Vale No. 3 (1981), oil, acrylic, chalk, and carbon on canvas, 185 x 185 cm

At the close of my BA studies, in 1981, the subject matter of the artwork was the industrial landscape of the South Wales valleys (where I’d grown up) and typewriters, principally. (There was a connection between the two.) At the beginning of my MA studies, in 1982, the artworks were based upon the landscape of Aberystwyth and typewriters (once again). On occasion, making art is not unlike knitting: you take it up from where you left off.

Graphic-O-Matic Classical (1982-3) pencil, correction fluid, Conté crayon, Letraset, and tracing paper on paper, 48.3 x 33.6 cm

Sheet after sheet of slides are held up to the light for scrutiny. Each has an image of at least one salient work that anticipated the path I’d take. For example, during that first year of postgraduate study (the second was devoted to writing an art history thesis), I adopted an assemblage or collagist approach to making artworks. It arose from a fascination with Picasso’s cubist sculptures of guitars, which he made between 1912 and 1914. Landscape and still life were my point of departure, as they had been for the early cubists. The modus operandi I engaged involved dismantling and reconstructing the object of inquiry to create a new whole that simultaneously corresponded to, but remained independent of, the object.
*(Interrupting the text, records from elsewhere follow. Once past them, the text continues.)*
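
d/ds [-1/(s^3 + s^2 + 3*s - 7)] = (3*s^2 + 2*s + 3)/(s^3 + s^2 + 3*s - 7)^2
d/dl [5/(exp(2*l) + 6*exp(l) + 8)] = 10*(-exp(l) - 3)*exp(l)/(exp(2*l) + 6*exp(l) + 8)^2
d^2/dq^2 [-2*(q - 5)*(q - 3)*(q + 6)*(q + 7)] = -24*q^2 - 60*q + 188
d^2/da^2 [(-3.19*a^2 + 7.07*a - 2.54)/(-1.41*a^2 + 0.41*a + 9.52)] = (-7.105427357601e-15*a^4 - 24.423456*a^3 + 287.218692*a^2 - 578.222388*a + 702.457004)/(2.803221*a^6 - 2.445363*a^5 - 56.069073*a^4 + 32.952151*a^3 + 378.565656*a^2 - 111.475392*a - 862.801408)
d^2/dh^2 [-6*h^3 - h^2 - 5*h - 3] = -36*h - 2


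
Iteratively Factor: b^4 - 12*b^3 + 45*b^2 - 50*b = (b)*(b^3 - 12*b^2 + 45*b - 50) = b*(b - 2)*(b^2 - 10*b + 25) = b*(b - 5)*(b - 2)*(b - 5)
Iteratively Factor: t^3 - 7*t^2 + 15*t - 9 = (t - 3)*(t^2 - 4*t + 3) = (t - 3)^2*(t - 1)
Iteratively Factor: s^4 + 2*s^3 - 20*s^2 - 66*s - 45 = (s + 3)*(s^3 - s^2 - 17*s - 15) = (s + 3)^2*(s^2 - 4*s - 5) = (s + 1)*(s + 3)^2*(s - 5)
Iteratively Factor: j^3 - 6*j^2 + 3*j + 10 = (j - 2)*(j^2 - 4*j - 5) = (j - 2)*(j + 1)*(j - 5)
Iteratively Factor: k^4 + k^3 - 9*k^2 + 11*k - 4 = (k - 1)*(k^3 + 2*k^2 - 7*k + 4) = (k - 1)^2*(k^2 + 3*k - 4) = (k - 1)^3*(k + 4)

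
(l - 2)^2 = l^2 - 4*l + 4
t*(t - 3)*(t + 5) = t^3 + 2*t^2 - 15*t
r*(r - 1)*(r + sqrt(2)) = r^3 - r^2 + sqrt(2)*r^2 - sqrt(2)*r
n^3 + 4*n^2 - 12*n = n*(n - 2)*(n + 6)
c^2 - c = c*(c - 1)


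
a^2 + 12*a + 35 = (a + 5)*(a + 7)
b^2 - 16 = (b - 4)*(b + 4)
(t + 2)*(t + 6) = t^2 + 8*t + 12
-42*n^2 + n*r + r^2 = (-6*n + r)*(7*n + r)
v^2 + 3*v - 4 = (v - 1)*(v + 4)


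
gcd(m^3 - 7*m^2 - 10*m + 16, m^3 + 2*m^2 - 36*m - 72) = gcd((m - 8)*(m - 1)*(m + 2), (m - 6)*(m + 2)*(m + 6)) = m + 2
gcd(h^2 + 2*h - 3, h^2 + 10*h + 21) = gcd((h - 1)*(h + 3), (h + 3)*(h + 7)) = h + 3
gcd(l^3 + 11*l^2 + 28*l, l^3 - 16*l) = l^2 + 4*l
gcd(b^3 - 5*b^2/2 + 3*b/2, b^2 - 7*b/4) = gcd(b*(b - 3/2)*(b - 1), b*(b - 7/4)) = b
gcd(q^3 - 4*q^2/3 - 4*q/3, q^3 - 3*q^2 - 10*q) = q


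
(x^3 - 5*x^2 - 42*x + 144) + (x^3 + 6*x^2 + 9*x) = 2*x^3 + x^2 - 33*x + 144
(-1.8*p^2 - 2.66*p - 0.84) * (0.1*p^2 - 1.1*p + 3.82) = -0.18*p^4 + 1.714*p^3 - 4.034*p^2 - 9.2372*p - 3.2088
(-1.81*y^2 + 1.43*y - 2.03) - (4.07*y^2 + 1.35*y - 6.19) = -5.88*y^2 + 0.0799999999999998*y + 4.16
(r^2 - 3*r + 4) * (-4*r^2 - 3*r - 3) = -4*r^4 + 9*r^3 - 10*r^2 - 3*r - 12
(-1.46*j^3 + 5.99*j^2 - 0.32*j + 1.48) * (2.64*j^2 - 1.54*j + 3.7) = -3.8544*j^5 + 18.062*j^4 - 15.4714*j^3 + 26.563*j^2 - 3.4632*j + 5.476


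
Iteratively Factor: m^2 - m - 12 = (m - 4)*(m + 3)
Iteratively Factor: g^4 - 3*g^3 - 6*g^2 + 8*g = (g - 4)*(g^3 + g^2 - 2*g) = (g - 4)*(g - 1)*(g^2 + 2*g) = (g - 4)*(g - 1)*(g + 2)*(g)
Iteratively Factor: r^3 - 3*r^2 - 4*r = (r + 1)*(r^2 - 4*r) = (r - 4)*(r + 1)*(r)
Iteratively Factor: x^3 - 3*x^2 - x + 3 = (x - 1)*(x^2 - 2*x - 3) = (x - 1)*(x + 1)*(x - 3)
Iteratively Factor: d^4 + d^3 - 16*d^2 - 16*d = (d + 4)*(d^3 - 3*d^2 - 4*d) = (d - 4)*(d + 4)*(d^2 + d) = d*(d - 4)*(d + 4)*(d + 1)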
A Place of Safekeeping (1983) acrylic on plyboard, 396 x 315 cm

This particular characteristic of ‘the way’ has remained a constant in my work. It underlay the visual artwork that I produced after I’d graduated, and endured the two most significant and radical transitions in my art practice: firstly, from object-based to text-based subject matter and, secondly, from a visual to an acoustic orientation. When, in 2009, I returned to making sound works (after a 32-year hiatus), my process of sonic composition was and remains, fundamentally, one of putting together discrete elements of sound … to create a new whole.

Music, in one form or another, has contributed to my visual art since the second year of my first degree. For example, I disassembled the score of Modest Mussorgsky’s (1839-81) Pictures at an Exhibition (1874) to produce collages analogous to an electronic circuit board and electricity substation; made drawings and paintings of an upright piano’s interior; and built a wooden gramophone record player inspired by Picasso’s synthetic cubist sculptures. Unbeknown to me at the time, those preoccupations were signposts pointing towards the way I’d be headed much later on in my development.